Stuck with a label as one of the worst states for drunken driving offenses, a Rhode Island state lawmaker wants to remove that distinction.
The National Transportation Safety Board has singled out the state of Rhode Island for its lack of success in curbing drunken driving. Describing the NTSB report as a “wake-up call,” Sen. Leonidas Raptakis, D-Coventry, said he plans to offer three bills during the session that starts Tuesday, Jan. 6, which would add penalties.
The legislative effort follows the arrest last summer by Rhode Island State Police of a man whose blood alcohol content reportedly was 0.491 percent – the highest ever recorded in the state for someone who didn’t die.
New requirements sought by Raptakis include confiscating and impounding the license plate of a vehicle for 90 days for anyone suspected of driving under the influence, The Providence Journal reported.
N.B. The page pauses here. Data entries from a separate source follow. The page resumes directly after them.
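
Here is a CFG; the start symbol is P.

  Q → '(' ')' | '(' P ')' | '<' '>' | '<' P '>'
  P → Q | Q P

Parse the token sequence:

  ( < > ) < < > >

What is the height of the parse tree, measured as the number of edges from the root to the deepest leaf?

[P [Q ( [P [Q < >]] )] [P [Q < [P [Q < >]] >]]]

5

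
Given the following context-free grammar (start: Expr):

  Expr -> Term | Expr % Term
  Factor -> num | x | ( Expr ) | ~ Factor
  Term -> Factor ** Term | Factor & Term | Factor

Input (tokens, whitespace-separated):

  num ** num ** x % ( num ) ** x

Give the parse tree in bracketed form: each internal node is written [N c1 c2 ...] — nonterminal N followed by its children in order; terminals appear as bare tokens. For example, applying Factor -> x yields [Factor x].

[Expr [Expr [Term [Factor num] ** [Term [Factor num] ** [Term [Factor x]]]]] % [Term [Factor ( [Expr [Term [Factor num]]] )] ** [Term [Factor x]]]]

Expr
Expr % Term
Term % Term
Factor ** Term % Term
num ** Term % Term
num ** Factor ** Term % Term
num ** num ** Term % Term
num ** num ** Factor % Term
num ** num ** x % Term
num ** num ** x % Factor ** Term
num ** num ** x % ( Expr ) ** Term
num ** num ** x % ( Term ) ** Term
num ** num ** x % ( Factor ) ** Term
num ** num ** x % ( num ) ** Term
num ** num ** x % ( num ) ** Factor
num ** num ** x % ( num ) ** x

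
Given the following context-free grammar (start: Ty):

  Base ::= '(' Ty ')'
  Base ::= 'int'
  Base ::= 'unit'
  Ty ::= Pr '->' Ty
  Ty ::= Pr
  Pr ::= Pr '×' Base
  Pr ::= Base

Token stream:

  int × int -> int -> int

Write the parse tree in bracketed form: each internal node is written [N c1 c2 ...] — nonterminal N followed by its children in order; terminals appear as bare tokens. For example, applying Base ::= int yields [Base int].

Ty
Pr -> Ty
Pr × Base -> Ty
Base × Base -> Ty
int × Base -> Ty
int × int -> Ty
int × int -> Pr -> Ty
int × int -> Base -> Ty
int × int -> int -> Ty
int × int -> int -> Pr
int × int -> int -> Base
int × int -> int -> int

[Ty [Pr [Pr [Base int]] × [Base int]] -> [Ty [Pr [Base int]] -> [Ty [Pr [Base int]]]]]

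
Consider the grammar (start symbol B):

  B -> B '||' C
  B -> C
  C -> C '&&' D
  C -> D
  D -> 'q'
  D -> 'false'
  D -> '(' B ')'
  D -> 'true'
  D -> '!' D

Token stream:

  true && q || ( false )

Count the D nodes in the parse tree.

[B [B [C [C [D true]] && [D q]]] || [C [D ( [B [C [D false]]] )]]]

4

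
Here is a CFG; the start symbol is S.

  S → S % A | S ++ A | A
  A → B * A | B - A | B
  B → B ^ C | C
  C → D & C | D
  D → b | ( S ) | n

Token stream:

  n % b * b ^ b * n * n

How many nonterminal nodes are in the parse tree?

[S [S [A [B [C [D n]]]]] % [A [B [C [D b]]] * [A [B [B [C [D b]]] ^ [C [D b]]] * [A [B [C [D n]]] * [A [B [C [D n]]]]]]]]

25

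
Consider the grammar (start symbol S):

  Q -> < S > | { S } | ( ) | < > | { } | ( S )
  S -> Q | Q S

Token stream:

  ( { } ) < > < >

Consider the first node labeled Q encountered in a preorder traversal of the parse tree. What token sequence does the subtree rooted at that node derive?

[S [Q ( [S [Q { }]] )] [S [Q < >] [S [Q < >]]]]

( { } )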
He also wants to double the period of time a driver’s history can be examined. The “look back” period would be extended from five years to 10 years. In addition, penalties would be increased for people convicted of driving under the influence, resulting in serious injury or death.
Advocates for stricter drunken driving rules cite statistics that show drivers who are convicted on driving while intoxicated usually have driven drunk between 80 and 100 times before being caught.
“We must make it harder for convicted drunk drivers to get behind the wheel the next time,” Raptakis said in a written statement.
In addition to Rhode Island, the NTSB identified Michigan and Montana as doing little to curb drunken driving. Those states have enacted two of 11 recommendations from the NTSB to reduce alcohol-related crashes and fatalities.